Shalen Scheltgen, the YMCA 360 talent and content director for the Greater Wichita YMCA with locations throughout Kansas, said before COVID-19 people already had a desire for virtual options of what they enjoyed at the Y. “Their lives are busy,” she said. “So now it’s an expectation. Members have figured out how to make-do at home and how to fit in a video class when it works for them. It’s no longer a perk; it’s a necessity.”
The Greater Wichita Ys offer their remote classes through YMCA 360. During the Y’s strategic planning last year, they decided there was a need to increase their virtual presence and began filming content in November 2019. When the coronavirus pandemic hit in 2020, the Y decided to put their content on a website that is free and open to everyone.

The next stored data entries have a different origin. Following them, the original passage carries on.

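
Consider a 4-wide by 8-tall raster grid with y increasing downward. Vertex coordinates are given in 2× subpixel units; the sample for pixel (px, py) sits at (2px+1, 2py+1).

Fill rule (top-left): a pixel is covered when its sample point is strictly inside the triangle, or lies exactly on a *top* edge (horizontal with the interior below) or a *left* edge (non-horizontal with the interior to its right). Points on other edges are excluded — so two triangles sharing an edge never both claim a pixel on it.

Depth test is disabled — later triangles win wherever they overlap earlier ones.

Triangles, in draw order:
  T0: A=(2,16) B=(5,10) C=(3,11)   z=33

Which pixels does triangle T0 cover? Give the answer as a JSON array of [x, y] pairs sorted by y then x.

T0:
  2·area = 9  (B↔C swapped to make it positive)
  edge (2, 16)→(3, 11): d=(1,-5) top-left  bias=+0
  edge (3, 11)→(5, 10): d=(2,-1) top-left  bias=+0
  edge (5, 10)→(2, 16): d=(-3,6) right/bottom  bias=-1
    (2,0)@(5, 1): e=[0,-18,27] → .  [on edge]
    (3,4)@(7, 9): e=[18,0,-9] → .  [on edge]
    (1,5)@(3, 11): e=[0,0,9] → X  [on edge]
    (2,5)@(5, 11): e=[10,2,-3] → .
    (1,6)@(3, 13): e=[2,4,3] → X
    (2,6)@(5, 13): e=[12,6,-9] → .
    (1,7)@(3, 15): e=[4,8,-3] → .
  covered (2 px):
    . . . .
    . . . .
    . . . .
    . . . .
    . . . .
    . X . .
    . X . .
    . . . .

Result: [[1,5],[1,6]]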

“The response was amazing,” said Scheltgen. “We’ve had over 10 million pageviews. Our goal is to create the full breadth of what the Y offers: fitness, Group X, youth sports, nutrition, community development, chronic disease support, etc. We have banded together with several other large YMCAs and continue to add more associations to our project. YMCA 360 launched more content in an app and a web channel in December 2020.”
Taking pre-existing classes and offering them online allows members to continue their fitness routine when they can’t make it into your facility, and stay connected to their friends and favorite instructors.
In addition to reaching current members, Parker Colorado Parks and Rec has been able to connect with other people in the community who weren’t members or who felt uncomfortable coming to a recreation center previously. Panik said they have even had participants from out-of-state participate in some of their virtual offerings.
2020 was an interesting year that created the perfect environment to introduce remote fitness into the community recreation industry and increase virtual presence. It provided new platforms for programming and the ability to stay connected with members.
“We’ve proven we don’t need to be in-person to provide a service to our patrons, and we’re just as valuable virtually as we are in the studio,” said Panik. “The virtual group fitness classes have made us step up our game and the patrons who utilize it definitely see that, appreciate it and know we will continue to be there for them. The virtual platform is something I anticipate keeping around for a long time to come.”